Fresh on the wave of recent flooding, Torontonians at a public meeting held July 24 wanted to be reassured that the plans to change the course of the Don River where it discharges into Lake Ontario would not leave the city even more vulnerable to extreme downpours.
The meeting was held by the city, Waterfront Toronto, and the Toronto and Region Conservation Authority (TRCA) as part of the environmental assessment processes for the Don Mouth Naturalization and Port Lands Flood Protection Project, and the accompanying Lower Don Lands Master Plan.
The projects will see a rundown, sparsely occupied industrial area in the docklands east of downtown transformed and primed for lucrative waterfront developments. The agencies hope to have the EA completed by this fall, and passed by next year.
This redevelopment around the Don River mouth is just one part of the massive revitalization of the city’s waterfront, but from an engineering point of view it is one of the most intriguing.
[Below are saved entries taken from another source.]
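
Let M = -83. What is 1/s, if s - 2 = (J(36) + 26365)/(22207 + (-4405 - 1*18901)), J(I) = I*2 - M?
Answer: -1099/24322 ≈ -0.045185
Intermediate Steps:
J(I) = 83 + 2*I (J(I) = I*2 - 1*(-83) = 2*I + 83 = 83 + 2*I)
s = -24322/1099 (s = 2 + ((83 + 2*36) + 26365)/(22207 + (-4405 - 1*18901)) = 2 + ((83 + 72) + 26365)/(22207 + (-4405 - 18901)) = 2 + (155 + 26365)/(22207 - 23306) = 2 + 26520/(-1099) = 2 + 26520*(-1/1099) = 2 - 26520/1099 = -24322/1099 ≈ -22.131)
1/s = 1/(-24322/1099) = -1099/24322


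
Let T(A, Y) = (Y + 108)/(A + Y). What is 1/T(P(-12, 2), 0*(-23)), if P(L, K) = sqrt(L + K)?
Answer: I*sqrt(10)/108 ≈ 0.02928*I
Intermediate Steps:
P(L, K) = sqrt(K + L)
T(A, Y) = (108 + Y)/(A + Y)
1/T(P(-12, 2), 0*(-23)) = 1/((108 + 0*(-23))/(sqrt(2 - 12) + 0*(-23))) = 1/((108 + 0)/(sqrt(-10) + 0)) = 1/(108/(I*sqrt(10) + 0)) = 1/(108/(I*sqrt(10))) = 1/(-I*sqrt(10)/10*108) = 1/(-54*I*sqrt(10)/5) = I*sqrt(10)/108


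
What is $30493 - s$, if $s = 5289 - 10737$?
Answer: $35941$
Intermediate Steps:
$s = -5448$ ($s = 5289 - 10737 = -5448$)
$30493 - s = 30493 - -5448 = 30493 + 5448 = 35941$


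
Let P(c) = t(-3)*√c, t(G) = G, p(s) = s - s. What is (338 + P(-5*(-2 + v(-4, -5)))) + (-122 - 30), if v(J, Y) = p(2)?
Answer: 186 - 3*√10 ≈ 176.51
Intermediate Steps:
p(s) = 0
v(J, Y) = 0
P(c) = -3*√c
(338 + P(-5*(-2 + v(-4, -5)))) + (-122 - 30) = (338 - 3*√10) + (-122 - 30) = (338 - 3*√10) - 152 = 186 - 3*√10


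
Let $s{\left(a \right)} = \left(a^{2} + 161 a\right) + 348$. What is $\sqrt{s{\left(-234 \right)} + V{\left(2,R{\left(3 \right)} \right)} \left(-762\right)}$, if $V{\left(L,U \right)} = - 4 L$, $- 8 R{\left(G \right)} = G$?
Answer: $3 \sqrt{2614} \approx 153.38$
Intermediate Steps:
$R{\left(G \right)} = - \frac{G}{8}$
$s{\left(a \right)} = 348 + a^{2} + 161 a$
$\sqrt{s{\left(-234 \right)} + V{\left(2,R{\left(3 \right)} \right)} \left(-762\right)} = \sqrt{\left(348 + \left(-234\right)^{2} + 161 \left(-234\right)\right) + \left(-4\right) 2 \left(-762\right)} = \sqrt{\left(348 + 54756 - 37674\right) - -6096} = \sqrt{17430 + 6096} = \sqrt{23526} = 3 \sqrt{2614}$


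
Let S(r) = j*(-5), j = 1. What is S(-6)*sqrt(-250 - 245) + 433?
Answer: 433 - 15*I*sqrt(55) ≈ 433.0 - 111.24*I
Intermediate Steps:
S(r) = -5 (S(r) = 1*(-5) = -5)
S(-6)*sqrt(-250 - 245) + 433 = -5*sqrt(-250 - 245) + 433 = -15*I*sqrt(55) + 433 = 433 - 15*I*sqrt(55)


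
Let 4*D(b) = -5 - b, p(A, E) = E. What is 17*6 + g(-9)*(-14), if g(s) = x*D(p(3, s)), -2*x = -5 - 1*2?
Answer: 53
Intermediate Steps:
D(b) = -5/4 - b/4 (D(b) = (-5 - b)/4 = -5/4 - b/4)
x = 7/2 (x = -(-5 - 1*2)/2 = -(-5 - 2)/2 = -1/2*(-7) = 7/2 ≈ 3.5000)
g(s) = -35/8 - 7*s/8 (g(s) = 7*(-5/4 - s/4)/2 = -35/8 - 7*s/8)
17*6 + g(-9)*(-14) = 17*6 + (-35/8 - 7/8*(-9))*(-14) = 102 + (-35/8 + 63/8)*(-14) = 102 + (7/2)*(-14) = 102 - 49 = 53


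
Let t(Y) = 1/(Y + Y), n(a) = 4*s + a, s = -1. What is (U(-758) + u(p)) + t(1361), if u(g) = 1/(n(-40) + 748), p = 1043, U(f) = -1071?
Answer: -1026170511/958144 ≈ -1071.0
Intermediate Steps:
n(a) = -4 + a (n(a) = 4*(-1) + a = -4 + a)
t(Y) = 1/(2*Y)
u(g) = 1/704 (u(g) = 1/((-4 - 40) + 748) = 1/(-44 + 748) = 1/704)
(U(-758) + u(p)) + t(1361) = (-1071 + 1/704) + (1/2)/1361 = -753983/704 + (1/2)*(1/1361) = -753983/704 + 1/2722 = -1026170511/958144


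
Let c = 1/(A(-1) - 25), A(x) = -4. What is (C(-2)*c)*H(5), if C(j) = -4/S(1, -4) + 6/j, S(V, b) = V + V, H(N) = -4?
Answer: -20/29 ≈ -0.68966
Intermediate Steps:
c = -1/29 (c = 1/(-4 - 25) = 1/(-29) = -1/29 ≈ -0.034483)
S(V, b) = 2*V
C(j) = -2 + 6/j (C(j) = -4/(2*1) + 6/j = -4/2 + 6/j = -4*½ + 6/j = -2 + 6/j)
(C(-2)*c)*H(5) = ((-2 + 6/(-2))*(-1/29))*(-4) = ((-2 + 6*(-½))*(-1/29))*(-4) = ((-2 - 3)*(-1/29))*(-4) = -5*(-1/29)*(-4) = (5/29)*(-4) = -20/29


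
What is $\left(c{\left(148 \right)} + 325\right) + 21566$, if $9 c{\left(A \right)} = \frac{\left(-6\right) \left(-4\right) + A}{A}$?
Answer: $\frac{7289746}{333} \approx 21891.0$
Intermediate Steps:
$c{\left(A \right)} = \frac{24 + A}{9 A}$ ($c{\left(A \right)} = \frac{\left(\left(-6\right) \left(-4\right) + A\right) \frac{1}{A}}{9} = \frac{\left(24 + A\right) \frac{1}{A}}{9} = \frac{\frac{1}{A} \left(24 + A\right)}{9} = \frac{24 + A}{9 A}$)
$\left(c{\left(148 \right)} + 325\right) + 21566 = \left(\frac{24 + 148}{9 \cdot 148} + 325\right) + 21566 = \left(\frac{1}{9} \cdot \frac{1}{148} \cdot 172 + 325\right) + 21566 = \left(\frac{43}{333} + 325\right) + 21566 = \frac{108268}{333} + 21566 = \frac{7289746}{333}$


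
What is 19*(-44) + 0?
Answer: -836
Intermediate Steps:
19*(-44) + 0 = -836 + 0 = -836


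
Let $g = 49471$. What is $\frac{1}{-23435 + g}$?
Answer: $\frac{1}{26036} \approx 3.8408 \cdot 10^{-5}$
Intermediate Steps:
$\frac{1}{-23435 + g} = \frac{1}{-23435 + 49471} = \frac{1}{26036}$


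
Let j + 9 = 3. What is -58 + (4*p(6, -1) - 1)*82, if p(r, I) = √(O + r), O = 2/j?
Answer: -140 + 328*√51/3 ≈ 640.80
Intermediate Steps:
j = -6 (j = -9 + 3 = -6)
O = -⅓ (O = 2/(-6) = 2*(-⅙) = -⅓ ≈ -0.33333)
p(r, I) = √(-⅓ + r)
-58 + (4*p(6, -1) - 1)*82 = -58 + (4*(√(-3 + 9*6)/3) - 1)*82 = -58 + (4*(√(-3 + 54)/3) - 1)*82 = -58 + (4*(√51/3) - 1)*82 = -58 + (4*√51/3 - 1)*82 = -58 + (-1 + 4*√51/3)*82 = -58 + (-82 + 328*√51/3) = -140 + 328*√51/3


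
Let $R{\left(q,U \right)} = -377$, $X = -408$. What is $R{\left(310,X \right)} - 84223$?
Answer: $-84600$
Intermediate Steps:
$R{\left(310,X \right)} - 84223 = -377 - 84223 = -84600$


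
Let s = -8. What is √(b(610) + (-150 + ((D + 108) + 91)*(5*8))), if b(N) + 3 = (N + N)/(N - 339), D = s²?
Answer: √761693467/271 ≈ 101.84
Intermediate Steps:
D = 64 (D = (-8)² = 64)
b(N) = -3 + 2*N/(-339 + N) (b(N) = -3 + (N + N)/(N - 339) = -3 + (2*N)/(-339 + N) = -3 + 2*N/(-339 + N))
√(b(610) + (-150 + ((D + 108) + 91)*(5*8))) = √((1017 - 1*610)/(-339 + 610) + (-150 + ((64 + 108) + 91)*(5*8))) = √((1017 - 610)/271 + (-150 + (172 + 91)*40)) = √((1/271)*407 + (-150 + 263*40)) = √(407/271 + (-150 + 10520)) = √(407/271 + 10370) = √(2810677/271) = √761693467/271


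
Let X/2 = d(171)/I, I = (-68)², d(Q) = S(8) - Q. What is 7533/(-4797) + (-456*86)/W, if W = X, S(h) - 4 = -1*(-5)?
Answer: 8054264057/14391 ≈ 5.5967e+5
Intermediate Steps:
S(h) = 9 (S(h) = 4 - 1*(-5) = 4 + 5 = 9)
d(Q) = 9 - Q
I = 4624
X = -81/1156 (X = 2*((9 - 1*171)/4624) = 2*((9 - 171)*(1/4624)) = 2*(-162*1/4624) = 2*(-81/2312) = -81/1156 ≈ -0.070069)
W = -81/1156 ≈ -0.070069
7533/(-4797) + (-456*86)/W = 7533/(-4797) + (-456*86)/(-81/1156) = 7533*(-1/4797) - 39216*(-1156/81) = -837/533 + 15111232/27 = 8054264057/14391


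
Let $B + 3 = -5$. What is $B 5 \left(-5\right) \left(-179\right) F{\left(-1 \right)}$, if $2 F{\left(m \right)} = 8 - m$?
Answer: $-161100$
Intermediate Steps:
$B = -8$ ($B = -3 - 5 = -8$)
$F{\left(m \right)} = 4 - \frac{m}{2}$ ($F{\left(m \right)} = \frac{8 - m}{2} = 4 - \frac{m}{2}$)
$B 5 \left(-5\right) \left(-179\right) F{\left(-1 \right)} = \left(-8\right) 5 \left(-5\right) \left(-179\right) \left(4 - - \frac{1}{2}\right) = \left(-40\right) \left(-5\right) \left(-179\right) \left(4 + \frac{1}{2}\right) = 200 \left(-179\right) \frac{9}{2} = \left(-35800\right) \frac{9}{2} = -161100$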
It involves than just a brownfield clean-up: the plans are to actually construct a new river valley through the industrial lands.
Currently the Don River flows into Lake Ontario via a man-made “straitjacket” of concrete dockwalls out through the Keating Channel just south of Lakeshore Boulevard and the Gardiner Expressway. The revitalization plans, which have been over 20 years in the making, will see the river diverted through a new greenway 200 metres wide. Not only will this 30 hectare green space provide parks, wetlands and new aquatic habit, but it will also function as an important flood relief system, protecting residential lands to the east. The plans were recently simplified to speed the project along, and as it stands now the river valley will wind south from the Keating Channel then turn west through the middle of the industrial lands to release into the lake. Another branch of the greenway/floodway goes directly south, providing an outlet into the Ship Cannel. According to material handed out at the meeting, the new river mouth “must convey up to 1,700 m3/s of flood water into Lake Ontario.
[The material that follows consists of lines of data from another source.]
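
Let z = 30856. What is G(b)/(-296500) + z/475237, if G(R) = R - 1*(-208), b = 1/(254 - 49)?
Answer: 265034319869/4126584707500 ≈ 0.064226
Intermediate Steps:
b = 1/205 ≈ 0.0048781
G(R) = 208 + R (G(R) = R + 208 = 208 + R)
G(b)/(-296500) + z/475237 = (208 + 1/205)/(-296500) + 30856/475237 = (42641/205)*(-1/296500) + 30856*(1/475237) = -42641/60782500 + 4408/67891 = 265034319869/4126584707500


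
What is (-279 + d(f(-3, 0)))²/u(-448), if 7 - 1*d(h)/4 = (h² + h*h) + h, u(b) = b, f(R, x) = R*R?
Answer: -874225/448 ≈ -1951.4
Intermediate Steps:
f(R, x) = R²
d(h) = 28 - 8*h² - 4*h (d(h) = 28 - 4*((h² + h*h) + h) = 28 - 4*((h² + h²) + h) = 28 - 4*(2*h² + h) = 28 - 4*(h + 2*h²) = 28 + (-8*h² - 4*h) = 28 - 8*h² - 4*h)
(-279 + d(f(-3, 0)))²/u(-448) = (-279 + (28 - 8*((-3)²)² - 4*(-3)²))²/(-448) = (-279 + (28 - 8*9² - 4*9))²*(-1/448) = (-279 + (28 - 8*81 - 36))²*(-1/448) = (-279 + (28 - 648 - 36))²*(-1/448) = (-279 - 656)²*(-1/448) = (-935)²*(-1/448) = 874225*(-1/448) = -874225/448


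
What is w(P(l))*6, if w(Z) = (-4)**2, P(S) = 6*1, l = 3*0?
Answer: 96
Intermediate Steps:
l = 0
P(S) = 6
w(Z) = 16
w(P(l))*6 = 16*6 = 96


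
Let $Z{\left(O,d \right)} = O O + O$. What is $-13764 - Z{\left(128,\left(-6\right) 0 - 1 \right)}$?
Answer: $-30276$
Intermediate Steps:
$Z{\left(O,d \right)} = O + O^{2}$ ($Z{\left(O,d \right)} = O^{2} + O = O + O^{2}$)
$-13764 - Z{\left(128,\left(-6\right) 0 - 1 \right)} = -13764 - 128 \left(1 + 128\right) = -13764 - 128 \cdot 129 = -13764 - 16512 = -30276$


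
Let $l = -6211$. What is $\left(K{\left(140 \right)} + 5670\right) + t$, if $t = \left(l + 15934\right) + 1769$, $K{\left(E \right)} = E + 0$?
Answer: $17302$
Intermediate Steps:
$K{\left(E \right)} = E$
$t = 11492$ ($t = \left(-6211 + 15934\right) + 1769 = 9723 + 1769 = 11492$)
$\left(K{\left(140 \right)} + 5670\right) + t = \left(140 + 5670\right) + 11492 = 5810 + 11492 = 17302$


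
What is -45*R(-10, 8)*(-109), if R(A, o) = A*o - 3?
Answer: -407115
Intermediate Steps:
R(A, o) = -3 + A*o
-45*R(-10, 8)*(-109) = -45*(-3 - 10*8)*(-109) = -45*(-3 - 80)*(-109) = -45*(-83)*(-109) = 3735*(-109) = -407115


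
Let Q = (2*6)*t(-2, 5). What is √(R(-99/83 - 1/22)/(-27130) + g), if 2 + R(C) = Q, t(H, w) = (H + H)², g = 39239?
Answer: 2*√72203366911/2713 ≈ 198.09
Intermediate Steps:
t(H, w) = 4*H² (t(H, w) = (2*H)² = 4*H²)
Q = 192 (Q = (2*6)*(4*(-2)²) = 12*(4*4) = 12*16 = 192)
R(C) = 190 (R(C) = -2 + 192 = 190)
√(R(-99/83 - 1/22)/(-27130) + g) = √(190/(-27130) + 39239) = √(190*(-1/27130) + 39239) = √(-19/2713 + 39239) = √(106455388/2713) = 2*√72203366911/2713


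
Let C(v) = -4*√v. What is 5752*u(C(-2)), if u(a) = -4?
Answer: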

The public attending the meeting were assured that the project is being designed to cope with a much bigger flooding event than had happened two weeks before when Toronto saw 100 mm of rain fall on July 8. During that storm the Don Valley Parkway — one of the biggest arteries in the city that runs beside the Don River — was one of the worst flooded areas, prompting people at the meeting to question whether that upstream flooding situation had been made worse by the new land berms that have already been constructed as part of other waterfront developments.
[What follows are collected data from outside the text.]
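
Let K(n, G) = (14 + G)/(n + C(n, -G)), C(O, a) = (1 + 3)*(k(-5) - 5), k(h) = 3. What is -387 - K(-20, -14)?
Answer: -387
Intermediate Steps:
C(O, a) = -8 (C(O, a) = (1 + 3)*(3 - 5) = 4*(-2) = -8)
K(n, G) = (14 + G)/(-8 + n) (K(n, G) = (14 + G)/(n - 8) = (14 + G)/(-8 + n))
-387 - K(-20, -14) = -387 - (14 - 14)/(-8 - 20) = -387 - 0/(-28) = -387 - (-1)*0/28 = -387 - 1*0 = -387 + 0 = -387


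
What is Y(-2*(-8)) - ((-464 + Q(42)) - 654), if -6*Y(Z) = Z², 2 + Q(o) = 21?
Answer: 3169/3 ≈ 1056.3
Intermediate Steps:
Q(o) = 19 (Q(o) = -2 + 21 = 19)
Y(Z) = -Z²/6
Y(-2*(-8)) - ((-464 + Q(42)) - 654) = -(-2*(-8))²/6 - ((-464 + 19) - 654) = -⅙*16² - (-445 - 654) = -⅙*256 - 1*(-1099) = -128/3 + 1099 = 3169/3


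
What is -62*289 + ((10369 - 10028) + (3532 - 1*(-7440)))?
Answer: -6605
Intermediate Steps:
-62*289 + ((10369 - 10028) + (3532 - 1*(-7440))) = -17918 + (341 + (3532 + 7440)) = -17918 + (341 + 10972) = -17918 + 11313 = -6605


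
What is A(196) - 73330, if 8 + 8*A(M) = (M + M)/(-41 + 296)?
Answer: -18699356/255 ≈ -73331.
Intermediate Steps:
A(M) = -1 + M/1020 (A(M) = -1 + ((M + M)/(-41 + 296))/8 = -1 + ((2*M)/255)/8 = -1 + ((2*M)*(1/255))/8 = -1 + (2*M/255)/8 = -1 + M/1020)
A(196) - 73330 = (-1 + (1/1020)*196) - 73330 = (-1 + 49/255) - 73330 = -206/255 - 73330 = -18699356/255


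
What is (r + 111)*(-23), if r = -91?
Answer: -460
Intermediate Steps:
(r + 111)*(-23) = (-91 + 111)*(-23) = 20*(-23) = -460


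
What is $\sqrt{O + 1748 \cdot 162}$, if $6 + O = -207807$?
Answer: $\sqrt{75363} \approx 274.52$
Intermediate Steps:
$O = -207813$ ($O = -6 - 207807 = -207813$)
$\sqrt{O + 1748 \cdot 162} = \sqrt{-207813 + 1748 \cdot 162} = \sqrt{-207813 + 283176} = \sqrt{75363}$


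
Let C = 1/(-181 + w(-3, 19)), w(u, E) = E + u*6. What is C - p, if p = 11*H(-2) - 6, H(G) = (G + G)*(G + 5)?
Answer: 24839/180 ≈ 137.99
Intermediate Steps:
H(G) = 2*G*(5 + G) (H(G) = (2*G)*(5 + G) = 2*G*(5 + G))
w(u, E) = E + 6*u
C = -1/180 (C = 1/(-181 + (19 + 6*(-3))) = 1/(-181 + (19 - 18)) = 1/(-181 + 1) = 1/(-180) = -1/180 ≈ -0.0055556)
p = -138 (p = 11*(2*(-2)*(5 - 2)) - 6 = 11*(2*(-2)*3) - 6 = 11*(-12) - 6 = -132 - 6 = -138)
C - p = -1/180 - 1*(-138) = -1/180 + 138 = 24839/180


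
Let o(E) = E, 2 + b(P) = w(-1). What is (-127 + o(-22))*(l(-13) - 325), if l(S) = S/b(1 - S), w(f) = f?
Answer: 143338/3 ≈ 47779.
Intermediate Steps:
b(P) = -3 (b(P) = -2 - 1 = -3)
l(S) = -S/3 (l(S) = S/(-3) = S*(-⅓) = -S/3)
(-127 + o(-22))*(l(-13) - 325) = (-127 - 22)*(-⅓*(-13) - 325) = -149*(13/3 - 325) = -149*(-962/3) = 143338/3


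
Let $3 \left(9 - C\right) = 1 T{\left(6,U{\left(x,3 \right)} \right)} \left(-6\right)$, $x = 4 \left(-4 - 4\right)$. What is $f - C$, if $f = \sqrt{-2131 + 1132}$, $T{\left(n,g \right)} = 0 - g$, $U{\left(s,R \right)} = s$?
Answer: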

Staff from the TRCA assured the attendees that in order to win approval their designs have to ensure they will not worsen any flooding situation. They pointed out that the Don Valley Parkway (constructed in the 1960s) had been knowingly built in a floodplain, and that “the Don River will continue to flood. This scheme won’t make it worse or better…. there’s not much we can do.”
Apparently at least one developer is anxious to start work on developing sites, although there is no government funding in place yet. Everything hinges on the environmental assessment being approved.
There are numerous other elements to the plans, including the raising of several new bridges (for example, one over the Keating Channel at Cherry Street) as well as light rapid transit south along Cherry Street, and eventually another LRT line east-west along Commissioners Street. The two precincts to be developed first — Cousins and Polson Quay — have to be raised by 1 to 2 metres at grade, and there are other new landforms on the First Gulf Site (former Lever Brothers site), and the raising of “valley walls” along the east side of the new greenway where it runs alongside a road.
One suggestion during the public meeting was that the plans should include measures to protect wildlife from wandering onto the road — a point that was readily accepted by the design team. Any contaminated soils along the waterfront can be treated on site, so it’s anticipated that the excavations will produce the material for the new landforms.
Several consultants are working with Waterfront Toronto and TRCA on the plans for this area. They include AECOM, Michael Van Valkenburgh Associates, MMM, Senses, Baird and Limnotech.